Monday, April 07, 2014

Panorama Europe ’14: Honeymoon

Usually, couples keep the wedding simple for second marriages, but not Radim Werner and his fiancée Tereza. At least when you keep a low profile, it makes it harder for unwelcomed guests from the past to crash. There will be no ex-spouses arriving uninvited, but one mystery guest will thoroughly destabilize the celebration in Jan Hrebejk’s Honeymoon (trailer here), which screens during the rechristened Panorama Europe at the Museum of the Moving Image.

As fate would have it, Werner’s thirteen year-old son Dominik breaks his glasses seconds before the wedding ceremony. Fortunately, there is optometrist-in-the-box right on the church plaza. Werner does not think much of the man behind the counter, but he instantly recognizes him. Calling himself Jan Benda, the mystery man crashes the ceremony and hitches a ride to the reception in the country. He claims to be Werner’s old boarding school friend, but the groom pretends not to remember him. The kids take to Benda, but he unnerves both bride and groom.

It will become obvious the lens crafter is not really Benda, but he shares some complicated history with Werner and the real Benda. The truth is pretty ugly, especially when the newly married bride is forced to confront it. Honeymoon is considered the third installment of Hrebejk’s loosely thematic trilogy, begun with the excellent Kawasaki’s Rose, examining how the sins of the past continue to influence the present. While not explicitly political like Rose, it is worth noting Werner’s boarding school indiscretions indirectly involved his teenaged lust for Natassja Kinski during the height of her international superstardom, suggesting the 1980’s, perhaps thereby implying he was the privileged child of Party elites.

Regardless, Hrebejk successfully taps into viewers’ deep ambivalence regarding weddings and similar conventions. Somewhere deep within our inner Mr. Hydes, we resent having to dress up and be on our best behavior for people we only share an accidental relationship with. Like a Wedding Crashers from Hell, Honeymoon delivers the chaos we secretly yearn for at such times.

Indeed, Hrebejk deftly plays a dual game, creating suspense through not-Benda’s unsettling behavior, while dropping clear hints that he is more worthy of our sympathies. He rather risks undoing the balance act late in the third act, but he certainly keeps us on our toes. Ultimately, the messiness lends Honeymoon further credence.
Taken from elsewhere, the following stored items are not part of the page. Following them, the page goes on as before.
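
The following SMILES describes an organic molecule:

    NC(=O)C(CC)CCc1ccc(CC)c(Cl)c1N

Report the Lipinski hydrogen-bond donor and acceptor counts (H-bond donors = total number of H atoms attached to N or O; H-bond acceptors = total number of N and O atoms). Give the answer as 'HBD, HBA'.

Donors: find every N or O and count the H atoms it carries.
  atom 1 (N): bond orders sum to 1 → 2 H
  atom 3 (O): bond orders sum to 2 → 0 H
  atom 18 (N): bond orders sum to 1 → 2 H
Lipinski HBD = 4.
Acceptors: N atoms = 2, O atoms = 1 → HBA = 3.

4, 3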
As the respective nemesis-classmates, Stanislav Majer and Jirí Cerny play a dynamite cat-and-mouse game. They invest both men with sympathetic moments, as well as profound flaws, making it impossible to reflexively align with either one. Anna Geislerova initially seems to be problematically passive as the newlywed bride, but she more than holds her own during a pivotal confrontation with Cerny’s crasher.
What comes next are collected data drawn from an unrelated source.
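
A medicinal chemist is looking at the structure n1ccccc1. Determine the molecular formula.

C5H5N

Walk through each heavy atom and fill implicit hydrogens from standard valence (C 4, N 3, O 2, S 2, halogen 1); for lowercase aromatic atoms, an aromatic c carries 1 H when it has two neighbours and 0 H with three, and aromatic n carries 0 H:
  atom 1: aromatic n, 2 neighbours → 0 H
  atom 2: aromatic c, 2 neighbours → 1 H
  atom 3: aromatic c, 2 neighbours → 1 H
  atom 4: aromatic c, 2 neighbours → 1 H
  atom 5: aromatic c, 2 neighbours → 1 H
  atom 6: aromatic c, 2 neighbours → 1 H
Totals → C:5, H:5, N:1.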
Honeymoon is a mature film, in which karma packs a real punch. On one hand, Hrebejk challenges how well one can ever know a prospective spouse, while also questioning whether we can ever out live the moral statute of limitations for our mistakes. Good luck coming up with satisfying answers, but the resulting drama is quite compelling. Recommended for discerning adults, Honeymoon screens this Friday (4/11) at the Museum of the Moving Image, as part of Panorama Europe.